The improvement in the nation's largest school system comes two years after Mr. Adams's administration overhauled how elementary students are taught to read. Experts, though, cautioned against attributing the results to a single initiative, saying that it takes years of intense effort to achieve sustained improvement from reading reforms.
The improvement was especially large for third-grade students, a crucial benchmark because children who cannot read well by then are more likely to drop out of high school and live in poverty as adults. About 58 percent of third-graders showed proficiency in reading, a nearly 13-point rise from the year before.
The higher test scores could buttress Mr. Adams, who is running for re-election as an independent, against political attacks on his schools record. His administration has faced criticism over cuts to education funding and its management of the city's popular free preschool programs for 3- and 4-year-olds.
Despite the increase overall, the results revealed the persistence of inequality. While about 73 percent of white and 75 percent of Asian test-takers showed reading proficiency, roughly 44 percent of Hispanic and 47 percent of Black children were proficient.
Mayor Adams called the results a 'a testament to what's possible when we invest in our young people,' and his schools chancellor, Melissa Aviles-Ramos, cast them as a product of the city's efforts to set high expectations for students and give educators 'the right tools.'
The city's math scores increased by about four points.
'We are closing gaps, raising achievement in every borough and making sure more students than ever are on track for long-term success,' Ms. Aviles-Ramos said in a statement.
Starting in the 2023-24 school year, the city's Education Department began rolling out a mandate that one of three reading curriculums be adopted by most elementary schools. New York City had allowed its roughly 700 elementary school principals to select their own reading programs.
But in recent years, a national movement has urged school districts to embrace practices rooted in the brain science of how children learn to read — including systematic, sound-it-out instruction and exercises to build vocabulary — and to abandon strategies, such as prompting children to guess words based on pictures, that decades of research show do not work for all students.
Most of Mr. Adams's opponents in the mayoral contest have commended his administration's decision to change course on how reading is taught and pledged to maintain the initiative. But they have criticized his administration's implementation of the changes.
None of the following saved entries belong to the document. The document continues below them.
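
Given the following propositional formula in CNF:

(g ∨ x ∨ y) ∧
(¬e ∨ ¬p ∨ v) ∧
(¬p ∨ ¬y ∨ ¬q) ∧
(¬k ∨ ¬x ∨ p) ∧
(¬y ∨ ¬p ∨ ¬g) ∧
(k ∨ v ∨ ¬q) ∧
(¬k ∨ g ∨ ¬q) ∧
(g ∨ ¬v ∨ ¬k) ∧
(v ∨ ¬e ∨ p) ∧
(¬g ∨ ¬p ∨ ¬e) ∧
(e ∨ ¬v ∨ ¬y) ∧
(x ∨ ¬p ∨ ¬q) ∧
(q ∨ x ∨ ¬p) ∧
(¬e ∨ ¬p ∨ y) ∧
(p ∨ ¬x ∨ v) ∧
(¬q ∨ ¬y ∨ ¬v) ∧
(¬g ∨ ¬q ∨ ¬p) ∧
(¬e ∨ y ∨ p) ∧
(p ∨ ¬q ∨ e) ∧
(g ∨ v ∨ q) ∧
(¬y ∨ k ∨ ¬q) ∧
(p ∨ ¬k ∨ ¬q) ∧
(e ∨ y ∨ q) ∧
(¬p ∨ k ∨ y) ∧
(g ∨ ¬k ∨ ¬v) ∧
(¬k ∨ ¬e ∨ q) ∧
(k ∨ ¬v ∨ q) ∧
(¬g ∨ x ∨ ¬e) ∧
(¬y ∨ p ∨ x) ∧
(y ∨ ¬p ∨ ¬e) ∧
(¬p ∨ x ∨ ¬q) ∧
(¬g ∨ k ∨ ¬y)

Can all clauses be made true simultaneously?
No

No, the formula is not satisfiable.

No assignment of truth values to the variables can make all 32 clauses true simultaneously.

The formula is UNSAT (unsatisfiable).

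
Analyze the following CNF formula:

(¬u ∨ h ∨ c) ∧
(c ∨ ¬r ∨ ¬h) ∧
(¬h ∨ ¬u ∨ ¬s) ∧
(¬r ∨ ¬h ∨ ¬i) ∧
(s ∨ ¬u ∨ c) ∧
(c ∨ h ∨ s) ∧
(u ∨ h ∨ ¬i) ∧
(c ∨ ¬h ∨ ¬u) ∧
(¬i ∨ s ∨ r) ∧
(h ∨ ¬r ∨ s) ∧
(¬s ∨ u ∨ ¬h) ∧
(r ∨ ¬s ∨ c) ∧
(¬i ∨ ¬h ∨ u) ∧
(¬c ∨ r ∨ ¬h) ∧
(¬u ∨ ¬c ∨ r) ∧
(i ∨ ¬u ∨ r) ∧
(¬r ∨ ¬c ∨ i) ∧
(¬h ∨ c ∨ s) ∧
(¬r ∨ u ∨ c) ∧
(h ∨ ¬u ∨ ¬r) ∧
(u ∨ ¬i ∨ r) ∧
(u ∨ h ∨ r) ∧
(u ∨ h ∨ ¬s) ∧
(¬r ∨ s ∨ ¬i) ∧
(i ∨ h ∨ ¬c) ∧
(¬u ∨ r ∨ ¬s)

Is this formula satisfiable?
No

No, the formula is not satisfiable.

No assignment of truth values to the variables can make all 26 clauses true simultaneously.

The formula is UNSAT (unsatisfiable).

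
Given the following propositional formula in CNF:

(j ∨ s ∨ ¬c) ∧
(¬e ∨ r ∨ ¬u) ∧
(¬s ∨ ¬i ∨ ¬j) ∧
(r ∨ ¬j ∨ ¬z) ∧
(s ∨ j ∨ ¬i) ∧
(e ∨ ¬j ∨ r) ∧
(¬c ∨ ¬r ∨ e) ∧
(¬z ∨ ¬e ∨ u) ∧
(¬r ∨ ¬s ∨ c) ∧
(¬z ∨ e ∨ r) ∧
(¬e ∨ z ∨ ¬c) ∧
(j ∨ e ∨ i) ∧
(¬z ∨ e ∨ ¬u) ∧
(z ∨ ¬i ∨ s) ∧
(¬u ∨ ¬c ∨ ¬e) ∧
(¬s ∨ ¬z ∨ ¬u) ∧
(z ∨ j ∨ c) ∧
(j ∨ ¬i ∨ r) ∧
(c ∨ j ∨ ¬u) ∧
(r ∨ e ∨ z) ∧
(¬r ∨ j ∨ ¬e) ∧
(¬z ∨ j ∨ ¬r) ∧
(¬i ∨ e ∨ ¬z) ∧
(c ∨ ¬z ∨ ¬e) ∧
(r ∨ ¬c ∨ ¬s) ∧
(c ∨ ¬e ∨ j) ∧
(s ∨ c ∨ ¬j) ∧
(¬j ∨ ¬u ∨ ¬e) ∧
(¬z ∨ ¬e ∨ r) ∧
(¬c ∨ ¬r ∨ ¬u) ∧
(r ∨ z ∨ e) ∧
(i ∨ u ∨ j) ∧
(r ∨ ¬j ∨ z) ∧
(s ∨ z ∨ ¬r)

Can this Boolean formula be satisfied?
No

No, the formula is not satisfiable.

No assignment of truth values to the variables can make all 34 clauses true simultaneously.

The formula is UNSAT (unsatisfiable).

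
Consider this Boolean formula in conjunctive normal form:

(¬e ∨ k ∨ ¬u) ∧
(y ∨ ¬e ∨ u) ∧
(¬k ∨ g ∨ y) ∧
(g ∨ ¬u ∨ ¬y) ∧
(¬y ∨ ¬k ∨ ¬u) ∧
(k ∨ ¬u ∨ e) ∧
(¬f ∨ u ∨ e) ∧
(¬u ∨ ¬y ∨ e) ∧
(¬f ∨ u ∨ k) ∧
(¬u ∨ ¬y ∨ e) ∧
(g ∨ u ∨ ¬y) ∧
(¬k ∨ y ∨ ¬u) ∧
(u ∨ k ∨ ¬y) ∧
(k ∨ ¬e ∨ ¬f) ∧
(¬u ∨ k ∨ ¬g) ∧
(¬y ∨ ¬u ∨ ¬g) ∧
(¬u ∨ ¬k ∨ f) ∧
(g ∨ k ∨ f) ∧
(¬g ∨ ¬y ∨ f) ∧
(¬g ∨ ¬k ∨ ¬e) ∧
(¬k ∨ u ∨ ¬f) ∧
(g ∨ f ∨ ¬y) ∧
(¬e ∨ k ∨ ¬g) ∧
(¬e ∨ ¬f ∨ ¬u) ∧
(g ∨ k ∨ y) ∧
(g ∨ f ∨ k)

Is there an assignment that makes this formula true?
Yes

Yes, the formula is satisfiable.

One satisfying assignment is: e=False, g=True, u=False, k=True, f=False, y=False

Verification: With this assignment, all 26 clauses evaluate to true.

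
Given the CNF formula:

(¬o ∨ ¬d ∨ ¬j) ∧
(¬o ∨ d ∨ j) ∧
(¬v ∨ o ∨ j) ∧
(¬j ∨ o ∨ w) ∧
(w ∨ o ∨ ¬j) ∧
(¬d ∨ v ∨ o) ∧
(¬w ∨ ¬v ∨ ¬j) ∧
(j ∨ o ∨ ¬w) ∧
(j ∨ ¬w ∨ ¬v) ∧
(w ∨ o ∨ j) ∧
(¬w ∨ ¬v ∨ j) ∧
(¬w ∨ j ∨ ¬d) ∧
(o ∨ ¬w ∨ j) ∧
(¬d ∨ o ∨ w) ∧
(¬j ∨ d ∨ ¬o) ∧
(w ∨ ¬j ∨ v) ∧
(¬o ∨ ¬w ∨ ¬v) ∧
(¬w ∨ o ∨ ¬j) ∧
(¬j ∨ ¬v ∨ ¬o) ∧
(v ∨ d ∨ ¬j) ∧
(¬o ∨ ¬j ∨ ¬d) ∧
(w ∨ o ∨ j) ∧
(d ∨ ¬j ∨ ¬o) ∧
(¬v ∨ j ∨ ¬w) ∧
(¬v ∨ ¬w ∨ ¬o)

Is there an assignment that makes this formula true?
Yes

Yes, the formula is satisfiable.

One satisfying assignment is: j=False, v=False, d=True, o=True, w=False

Verification: With this assignment, all 25 clauses evaluate to true.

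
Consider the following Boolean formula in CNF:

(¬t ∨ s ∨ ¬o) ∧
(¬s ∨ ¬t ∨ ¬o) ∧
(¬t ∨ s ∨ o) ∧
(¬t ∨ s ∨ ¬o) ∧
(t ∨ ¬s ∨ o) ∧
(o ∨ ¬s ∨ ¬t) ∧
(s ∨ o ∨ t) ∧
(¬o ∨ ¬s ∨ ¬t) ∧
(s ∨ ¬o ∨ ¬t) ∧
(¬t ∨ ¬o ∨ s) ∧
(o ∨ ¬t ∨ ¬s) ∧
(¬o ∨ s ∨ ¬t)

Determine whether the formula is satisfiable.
Yes

Yes, the formula is satisfiable.

One satisfying assignment is: o=True, t=False, s=True

Verification: With this assignment, all 12 clauses evaluate to true.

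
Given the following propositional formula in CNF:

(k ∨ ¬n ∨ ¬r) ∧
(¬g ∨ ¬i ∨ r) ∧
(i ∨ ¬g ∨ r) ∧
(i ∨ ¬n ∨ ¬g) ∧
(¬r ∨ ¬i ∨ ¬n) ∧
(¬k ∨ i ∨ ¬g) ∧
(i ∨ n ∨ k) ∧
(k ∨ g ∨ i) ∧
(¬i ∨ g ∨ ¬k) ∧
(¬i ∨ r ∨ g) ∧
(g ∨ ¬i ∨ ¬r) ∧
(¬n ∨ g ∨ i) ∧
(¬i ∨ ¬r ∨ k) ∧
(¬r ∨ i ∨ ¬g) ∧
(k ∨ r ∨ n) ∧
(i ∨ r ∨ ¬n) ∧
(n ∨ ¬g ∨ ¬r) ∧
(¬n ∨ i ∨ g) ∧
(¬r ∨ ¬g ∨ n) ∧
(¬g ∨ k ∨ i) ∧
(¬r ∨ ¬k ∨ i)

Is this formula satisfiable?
Yes

Yes, the formula is satisfiable.

One satisfying assignment is: g=False, k=True, i=False, n=False, r=False

Verification: With this assignment, all 21 clauses evaluate to true.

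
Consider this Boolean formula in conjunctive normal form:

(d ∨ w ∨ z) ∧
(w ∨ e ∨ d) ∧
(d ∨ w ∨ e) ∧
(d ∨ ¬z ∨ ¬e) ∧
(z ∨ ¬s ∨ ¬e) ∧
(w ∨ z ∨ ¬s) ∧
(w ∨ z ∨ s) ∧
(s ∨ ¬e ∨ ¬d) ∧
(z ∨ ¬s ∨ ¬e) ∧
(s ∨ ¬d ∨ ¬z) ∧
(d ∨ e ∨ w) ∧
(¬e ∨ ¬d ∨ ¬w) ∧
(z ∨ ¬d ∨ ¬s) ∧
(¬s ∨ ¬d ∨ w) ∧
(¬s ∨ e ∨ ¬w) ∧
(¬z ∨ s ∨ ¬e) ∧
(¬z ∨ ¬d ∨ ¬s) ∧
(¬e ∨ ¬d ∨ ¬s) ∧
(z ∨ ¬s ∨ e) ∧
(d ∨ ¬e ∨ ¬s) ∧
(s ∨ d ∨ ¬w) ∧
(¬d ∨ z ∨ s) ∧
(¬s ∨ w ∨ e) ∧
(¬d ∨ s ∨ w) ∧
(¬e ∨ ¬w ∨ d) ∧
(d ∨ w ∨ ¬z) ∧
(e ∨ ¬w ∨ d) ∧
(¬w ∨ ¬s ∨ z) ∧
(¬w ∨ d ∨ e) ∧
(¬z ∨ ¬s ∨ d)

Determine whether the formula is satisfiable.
No

No, the formula is not satisfiable.

No assignment of truth values to the variables can make all 30 clauses true simultaneously.

The formula is UNSAT (unsatisfiable).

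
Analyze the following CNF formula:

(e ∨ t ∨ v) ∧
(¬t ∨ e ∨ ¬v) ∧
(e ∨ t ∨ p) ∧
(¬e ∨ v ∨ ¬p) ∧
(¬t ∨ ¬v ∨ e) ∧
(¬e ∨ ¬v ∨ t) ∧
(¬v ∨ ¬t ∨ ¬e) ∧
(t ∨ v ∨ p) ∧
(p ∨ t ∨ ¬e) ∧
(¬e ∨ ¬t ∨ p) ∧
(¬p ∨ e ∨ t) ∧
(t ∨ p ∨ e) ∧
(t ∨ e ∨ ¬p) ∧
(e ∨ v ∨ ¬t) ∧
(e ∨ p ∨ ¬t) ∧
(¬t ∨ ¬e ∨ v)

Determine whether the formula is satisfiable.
No

No, the formula is not satisfiable.

No assignment of truth values to the variables can make all 16 clauses true simultaneously.

The formula is UNSAT (unsatisfiable).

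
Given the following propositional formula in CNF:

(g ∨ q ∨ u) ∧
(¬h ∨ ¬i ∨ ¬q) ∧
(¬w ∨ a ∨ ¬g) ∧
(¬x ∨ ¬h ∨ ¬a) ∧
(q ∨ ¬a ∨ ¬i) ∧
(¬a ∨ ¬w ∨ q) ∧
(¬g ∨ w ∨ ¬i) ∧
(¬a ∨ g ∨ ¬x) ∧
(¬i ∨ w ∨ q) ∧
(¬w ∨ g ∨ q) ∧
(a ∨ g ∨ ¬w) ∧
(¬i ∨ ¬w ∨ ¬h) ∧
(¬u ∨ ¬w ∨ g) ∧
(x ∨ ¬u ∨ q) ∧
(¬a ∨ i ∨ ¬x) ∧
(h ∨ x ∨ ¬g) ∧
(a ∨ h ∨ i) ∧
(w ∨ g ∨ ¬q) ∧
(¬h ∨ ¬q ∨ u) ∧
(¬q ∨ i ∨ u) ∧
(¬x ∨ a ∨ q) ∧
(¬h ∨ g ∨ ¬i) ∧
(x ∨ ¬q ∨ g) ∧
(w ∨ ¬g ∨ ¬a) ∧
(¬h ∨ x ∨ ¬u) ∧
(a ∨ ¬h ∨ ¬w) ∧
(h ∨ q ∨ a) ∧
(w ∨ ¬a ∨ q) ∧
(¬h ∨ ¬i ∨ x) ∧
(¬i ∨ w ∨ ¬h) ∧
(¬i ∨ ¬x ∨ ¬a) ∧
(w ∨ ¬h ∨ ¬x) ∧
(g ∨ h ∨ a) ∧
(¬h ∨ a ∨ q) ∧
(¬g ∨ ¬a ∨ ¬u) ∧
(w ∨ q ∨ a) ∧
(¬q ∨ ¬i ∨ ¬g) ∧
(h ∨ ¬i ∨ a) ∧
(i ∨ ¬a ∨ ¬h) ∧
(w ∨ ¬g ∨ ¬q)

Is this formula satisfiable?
No

No, the formula is not satisfiable.

No assignment of truth values to the variables can make all 40 clauses true simultaneously.

The formula is UNSAT (unsatisfiable).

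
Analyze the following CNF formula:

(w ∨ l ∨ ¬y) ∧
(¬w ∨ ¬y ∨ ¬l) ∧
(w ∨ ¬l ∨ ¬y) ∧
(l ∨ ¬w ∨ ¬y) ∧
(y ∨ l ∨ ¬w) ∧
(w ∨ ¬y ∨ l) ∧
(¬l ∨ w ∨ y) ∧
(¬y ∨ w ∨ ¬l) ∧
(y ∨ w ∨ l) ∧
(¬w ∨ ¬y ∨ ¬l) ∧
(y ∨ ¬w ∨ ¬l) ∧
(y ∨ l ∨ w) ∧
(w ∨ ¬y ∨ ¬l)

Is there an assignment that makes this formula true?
No

No, the formula is not satisfiable.

No assignment of truth values to the variables can make all 13 clauses true simultaneously.

The formula is UNSAT (unsatisfiable).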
Zohran Mamdani, the Democratic nominee, has called the overhaul a 'step in the right direction,' while arguing that teachers require better training and greater latitude in adapting curriculum for their classrooms.
Former Gov. Andrew M. Cuomo, who is mounting an independent bid himself, has taken a similar stance, calling professional development 'inconsistent across schools, often disconnected from classroom realities' and lacking 'sustained support to help educators translate theory into practice.'
The Adams administration on Monday touted the results as the highest rate of students showing proficiency on state reading exams since 2012. But state education leaders have changed the exams during the past decade, including most recently in 2023, which means the results are not comparable to 2012.
On the National Assessment of Educational Progress — a gold-standard federal exam that represents one of the few consistent measures of academic outcomes over time — the percentage of city students showing 'below basic' reading skills, the lowest performance level, rose between 2011 and 2024.
Reading experts on Monday described the latest results as promising but argued the overhaul must be refined.
Kim Sweet, the executive director of Advocates for Children of New York, a nonprofit that focuses on improving education for disadvantaged students, called the results 'a hopeful signal that we are headed in the right direction.'
But she remained alarmed by the large rates of children testing at the lowest proficiency level, along with the huge disparities in outcomes. Only about one in four students with disabilities showed proficiency in reading.
Ms. Sweet said that New York must ensure that children who are behind — such as middle and high school students who never became proficient readers — receive support.
'We continue to hear from families who are unable to get their children the help they need,' she said.